CHAPTER VI
WHERE THE BANKER IS SUPERFLUOUS
The abolition of interlocking directorates will greatly curtail the bankers’ power by putting an end to many improper combinations. Publicity concerning bankers’ commissions, profits and associates, will lend effective aid, particularly by curbing undue exactions. Many of the specific measures recommended by the Pujo Committee (some of them dealing with technical details) will go far toward correcting corporate and banking abuses; and thus tend to arrest financial concentration. But the investment banker has, within his legitimate province, acquired control so extensive as to menace the public welfare, even where his business is properly conducted. If the New Freedom is to be attained, every proper means of lessening that power must be availed of. A simple and effective remedy, which can be widely applied, even without new legislation, lies near at hand:—Eliminate the banker-middleman where he is superfluous.
Today practically all governments, states and municipalities pay toll to the banker on all bonds sold. Why should they? It is not because the banker is always needed. It is because the banker controls the only avenue through which the investor in bonds and stocks can ordinarily be reached. The banker has become the universal tax gatherer. True, the pro rata of taxes levied by him upon our state and city governments is less than that levied by him upon the corporations. But few states or cities escape payment of some such tax to the banker on every loan it makes. Even where the new issues of bonds are sold at public auction, or to the highest bidder on sealed proposals, the bankers’ syndicates usually secure large blocks of the bonds which are sold to the people at a considerable profit. The middleman, even though unnecessary, collects his tribute.

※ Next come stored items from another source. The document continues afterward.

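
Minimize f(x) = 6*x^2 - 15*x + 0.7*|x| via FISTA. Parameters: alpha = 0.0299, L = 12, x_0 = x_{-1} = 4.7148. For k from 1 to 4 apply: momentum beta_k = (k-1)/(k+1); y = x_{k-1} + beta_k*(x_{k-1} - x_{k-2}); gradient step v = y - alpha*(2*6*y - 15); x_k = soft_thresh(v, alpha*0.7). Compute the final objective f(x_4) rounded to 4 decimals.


FISTA on f(x) = 6*x^2 - 15*x + 0.7*|x|
L = 12, alpha = 0.0299
Iteration 1: beta = 0.0, y = 4.7148 + 0.0*(4.7148 - 4.7148) = 4.7148
  grad(y) = 41.5776, v = y - alpha*grad = 3.4716
  prox(v) = soft_thresh(3.4716, 0.0209) = 3.4507
Iteration 2: beta = 0.3333, y = 3.4507 + 0.3333*(3.4507 - 4.7148) = 3.0293
  grad(y) = 21.352, v = y - alpha*grad = 2.3909
  prox(v) = soft_thresh(2.3909, 0.0209) = 2.37
Iteration 3: beta = 0.5, y = 2.37 + 0.5*(2.37 - 3.4507) = 1.8296
  grad(y) = 6.9554, v = y - alpha*grad = 1.6217
  prox(v) = soft_thresh(1.6217, 0.0209) = 1.6007
Iteration 4: beta = 0.6, y = 1.6007 + 0.6*(1.6007 - 2.37) = 1.1392
  grad(y) = -1.33, v = y - alpha*grad = 1.1789
  prox(v) = soft_thresh(1.1789, 0.0209) = 1.158
f(x_4) = 6*1.158^2 - 15*1.158 + 0.7*|1.158| = -8.5136


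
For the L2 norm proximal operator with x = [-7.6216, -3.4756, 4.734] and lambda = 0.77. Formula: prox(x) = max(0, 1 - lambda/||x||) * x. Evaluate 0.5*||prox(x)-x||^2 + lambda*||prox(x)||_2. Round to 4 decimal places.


Step 1: Compute ||x||.
||x|| = 9.6218
Step 2: Compute scaling factor.
scale = max(0, 1 - 0.77/9.6218) = 0.92
Step 3: prox(x) = [-7.0117, -3.1975, 4.3552]
||prox(x)|| = 8.8518
Step 4: Proximal objective.
0.5*||prox-x||^2 = 0.2965
lambda*||prox|| = 6.8159
Total = 7.1123


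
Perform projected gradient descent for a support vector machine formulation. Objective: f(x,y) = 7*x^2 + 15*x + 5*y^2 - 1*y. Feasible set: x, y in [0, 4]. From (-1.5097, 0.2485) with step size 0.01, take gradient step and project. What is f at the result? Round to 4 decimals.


Step 1: Compute gradient at (-1.5097, 0.2485).
grad_x = 2*7*-1.5097 + 15 = -6.1358
grad_y = 2*5*0.2485 - 1 = 1.485
Step 2: Gradient step.
x_raw = -1.5097 - 0.01*-6.1358 = -1.4483
y_raw = 0.2485 - 0.01*1.485 = 0.2337
Step 3: Project onto [0, 4].
x_proj = clip(-1.4483) = 0.0
y_proj = clip(0.2337) = 0.2337
Step 4: Evaluate f.
f(0.0, 0.2337) = 0.0393


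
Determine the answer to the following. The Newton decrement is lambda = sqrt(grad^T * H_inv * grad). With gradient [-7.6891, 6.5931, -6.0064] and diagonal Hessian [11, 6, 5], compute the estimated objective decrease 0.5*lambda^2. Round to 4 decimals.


Step 1: H is diagonal, so H^(-1) * g = [-0.699, 1.0989, -1.2013].
Step 2: g^T H^(-1) g = sum_i g_i^2 / H_ii
  = (-7.6891)^2/11 + (6.5931)^2/6 + (-6.0064)^2/5
  = 5.3748 + 7.2448 + 7.2154 = 19.8349
Step 3: Objective decrease = 0.5 * g^T H^(-1) g = 9.9175


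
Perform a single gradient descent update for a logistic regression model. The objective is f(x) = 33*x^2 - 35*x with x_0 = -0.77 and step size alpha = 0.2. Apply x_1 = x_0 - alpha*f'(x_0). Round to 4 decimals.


We compute the gradient at x_0 and apply the update.
f'(x) = 66*x - 35
f'(-0.77) = 66*-0.77 - 35 = -85.82
x_1 = -0.77 - 0.2*-85.82 = 16.394


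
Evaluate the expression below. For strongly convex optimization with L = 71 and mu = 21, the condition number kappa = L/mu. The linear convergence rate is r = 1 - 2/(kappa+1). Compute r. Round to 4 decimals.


Step 1: Compute the condition number.
kappa = L/mu = 71/21 = 3.381
Step 2: Compute the convergence rate.
r = 1 - 2/(kappa + 1) = 1 - 2*mu/(L + mu) = (L - mu)/(L + mu) = 50/92 = 0.5435


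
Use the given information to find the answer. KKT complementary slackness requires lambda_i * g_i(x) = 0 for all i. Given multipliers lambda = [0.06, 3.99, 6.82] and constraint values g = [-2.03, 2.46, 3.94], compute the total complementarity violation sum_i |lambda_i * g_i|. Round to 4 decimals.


KKT complementary slackness check:
lambda_1 * g_1 = 0.06 * -2.03 = -0.1218
lambda_2 * g_2 = 3.99 * 2.46 = 9.8154
lambda_3 * g_3 = 6.82 * 3.94 = 26.8708
Total violation = 0.1218 + 9.8154 + 26.8708 = 36.808


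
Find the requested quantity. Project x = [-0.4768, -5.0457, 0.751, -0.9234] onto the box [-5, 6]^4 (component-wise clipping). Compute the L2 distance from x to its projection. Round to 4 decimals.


Project each component onto [-5, 6].
clip(-0.4768) = -0.4768, clip(-5.0457) = -5.0, clip(0.751) = 0.751, clip(-0.9234) = -0.9234
Projection = [-0.4768, -5.0, 0.751, -0.9234]
Squared diffs: [0.0, 0.0021, 0.0, 0.0]
Distance = sqrt(0.0021) = 0.0457


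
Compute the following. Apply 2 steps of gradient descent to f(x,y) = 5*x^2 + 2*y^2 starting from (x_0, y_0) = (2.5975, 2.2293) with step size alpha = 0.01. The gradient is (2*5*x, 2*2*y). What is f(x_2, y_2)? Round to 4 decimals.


Gradient descent on f(x,y) = 5*x^2 + 2*y^2.
Starting point: (2.5975, 2.2293), alpha = 0.01
Step 1: grad_x = 2*5*2.5975 = 25.975, grad_y = 2*2*2.2293 = 8.9172
  x_1 = 2.5975 - 0.01*25.975 = 2.3378
  y_1 = 2.2293 - 0.01*8.9172 = 2.1401
Step 2: grad_x = 2*5*2.3378 = 23.3775, grad_y = 2*2*2.1401 = 8.5605
  x_2 = 2.3378 - 0.01*23.3775 = 2.104
  y_2 = 2.1401 - 0.01*8.5605 = 2.0545
f(2.104, 2.0545) = 5*2.104^2 + 2*2.0545^2 = 30.5757


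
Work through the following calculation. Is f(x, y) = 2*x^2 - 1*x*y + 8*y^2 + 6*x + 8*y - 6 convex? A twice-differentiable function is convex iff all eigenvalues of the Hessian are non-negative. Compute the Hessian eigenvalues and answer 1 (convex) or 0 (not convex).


The Hessian of f(x,y) = 2*x^2 - 1*x*y + 8*y^2 + 6*x + 8*y - 6 is:
H = [[4, -1], [-1, 16]]
Trace = 4 + 16 = 20
Determinant = 4*16 - (-1)^2 = 63
Discriminant = (20)^2 - 4*63 = 148.0
Eigenvalues: lambda_1 = 3.9172, lambda_2 = 16.0828
The function is convex.

1


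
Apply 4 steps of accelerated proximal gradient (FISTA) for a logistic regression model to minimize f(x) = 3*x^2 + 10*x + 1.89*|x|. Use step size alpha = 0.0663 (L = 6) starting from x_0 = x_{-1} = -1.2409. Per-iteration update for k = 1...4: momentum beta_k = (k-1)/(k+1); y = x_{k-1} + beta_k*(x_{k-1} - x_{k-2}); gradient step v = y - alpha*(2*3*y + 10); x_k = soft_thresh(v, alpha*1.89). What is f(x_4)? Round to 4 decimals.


FISTA on f(x) = 3*x^2 + 10*x + 1.89*|x|
L = 6, alpha = 0.0663
Iteration 1: beta = 0.0, y = -1.2409 + 0.0*(-1.2409 + 1.2409) = -1.2409
  grad(y) = 2.5546, v = y - alpha*grad = -1.4103
  prox(v) = soft_thresh(-1.4103, 0.1253) = -1.285
Iteration 2: beta = 0.3333, y = -1.285 + 0.3333*(-1.285 + 1.2409) = -1.2997
  grad(y) = 2.2021, v = y - alpha*grad = -1.4456
  prox(v) = soft_thresh(-1.4456, 0.1253) = -1.3203
Iteration 3: beta = 0.5, y = -1.3203 + 0.5*(-1.3203 + 1.285) = -1.338
  grad(y) = 1.9718, v = y - alpha*grad = -1.4688
  prox(v) = soft_thresh(-1.4688, 0.1253) = -1.3435
Iteration 4: beta = 0.6, y = -1.3435 + 0.6*(-1.3435 + 1.3203) = -1.3573
  grad(y) = 1.8561, v = y - alpha*grad = -1.4804
  prox(v) = soft_thresh(-1.4804, 0.1253) = -1.3551
f(x_4) = 3*(-1.3551)^2 + 10*(-1.3551) + 1.89*|-1.3551| = -5.481


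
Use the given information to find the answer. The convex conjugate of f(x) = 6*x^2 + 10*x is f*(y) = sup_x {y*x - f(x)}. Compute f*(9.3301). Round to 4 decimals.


f*(y) = sup_x {y*x - a*x^2 - b*x} = sup_x {(y-b)*x - a*x^2}
FOC: (y - b) - 2a*x = 0 => x* = (y - b)/(2a)
x* = (9.3301 - 10)/(2*6) = -0.0558
f*(9.3301) = (y-b)^2/(4a) = (9.3301 - 10)^2/(4*6)
= 0.4488/24 = 0.0187


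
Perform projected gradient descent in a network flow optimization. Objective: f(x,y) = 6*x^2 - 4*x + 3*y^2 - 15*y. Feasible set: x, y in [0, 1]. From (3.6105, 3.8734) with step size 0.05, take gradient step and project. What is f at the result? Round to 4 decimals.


Step 1: Compute gradient at (3.6105, 3.8734).
grad_x = 2*6*3.6105 - 4 = 39.326
grad_y = 2*3*3.8734 - 15 = 8.2404
Step 2: Gradient step.
x_raw = 3.6105 - 0.05*39.326 = 1.6442
y_raw = 3.8734 - 0.05*8.2404 = 3.4614
Step 3: Project onto [0, 1].
x_proj = clip(1.6442) = 1.0
y_proj = clip(3.4614) = 1.0
Step 4: Evaluate f.
f(1.0, 1.0) = -10.0


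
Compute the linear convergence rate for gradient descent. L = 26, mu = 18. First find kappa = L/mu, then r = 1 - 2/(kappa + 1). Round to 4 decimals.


Step 1: Compute the condition number.
kappa = L/mu = 26/18 = 1.4444
Step 2: Compute the convergence rate.
r = 1 - 2/(kappa + 1) = 1 - 2*mu/(L + mu) = (L - mu)/(L + mu) = 8/44 = 0.1818


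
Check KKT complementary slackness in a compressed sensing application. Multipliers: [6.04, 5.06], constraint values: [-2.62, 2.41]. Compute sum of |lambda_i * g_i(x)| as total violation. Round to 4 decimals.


KKT complementary slackness check:
lambda_1 * g_1 = 6.04 * -2.62 = -15.8248
lambda_2 * g_2 = 5.06 * 2.41 = 12.1946
Total violation = 15.8248 + 12.1946 = 28.0194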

There is a legitimate field for dealers in state and municipal bonds, as for other merchants. Investors already owning such bonds must have a medium through which they can sell their holdings. And those states or municipalities which lack an established reputation among investors, or which must seek more distant markets, need the banker to distribute new issues. But there are many states and cities which have an established reputation and have a home market at hand. These should sell their bonds direct to investors without the intervention of a middleman. And as like conditions prevail with some corporations, their bonds and stocks should also be sold direct to the investor. Both financial efficiency and industrial liberty demand that the bankers’ toll be abolished, where that is possible.
BANKER AND BROKER
The business of the investment banker must not be confused with that of the bond and stock broker. The two are often combined; but the functions are essentially different. The broker performs a very limited service. He has properly nothing to do with the original issue of securities, nor with their introduction into the market. He merely negotiates a purchase or sale as agent for another under specific orders. He exercises no discretion, except in the method of bringing buyer and seller together, or of executing orders. For his humble service he receives a moderate compensation, a commission, usually one-eighth of one per cent. (12 1/2 cents for each $100) on the par value of the security sold. The investment banker also is a mere middleman. But he is a principal, not an agent. He is also a merchant in bonds and stocks. The compensation received for his part in the transaction is in many cases more accurately described as profit than as commission. So far as concerns new issues of government, state and municipal bonds, especially, he acts as merchant, buying and selling securities on his own behalf; buying commonly at wholesale from the maker and selling at retail to the investors; taking the merchant’s risk and the merchant’s profits. On purchases of corporate securities the profits are often very large; but even a large profit may be entirely proper; for when the banker’s services are needed and are properly performed, they are of great value. On purchases of government, state and municipal securities the profit is usually smaller; but even a very small profit cannot be justified, if unnecessary.
HOW THE BANKER CAN SERVE
The banker’s services include three distinct functions, and only three:
First: Specifically as expert. The investment banker has the responsibility of the ordinary retailer to sell only that merchandise which is good of its kind. But his responsibility in this respect is unusually heavy, because he deals in an article on which a great majority of his customers are unable, themselves, to pass intelligent judgment without aid. The purchase by the investor of most corporate securities is little better than a gamble, where he fails to get the advice of some one who has investigated the security thoroughly as the banker should. For few investors have the time, the facilities, or the ability to investigate properly the value of corporate securities.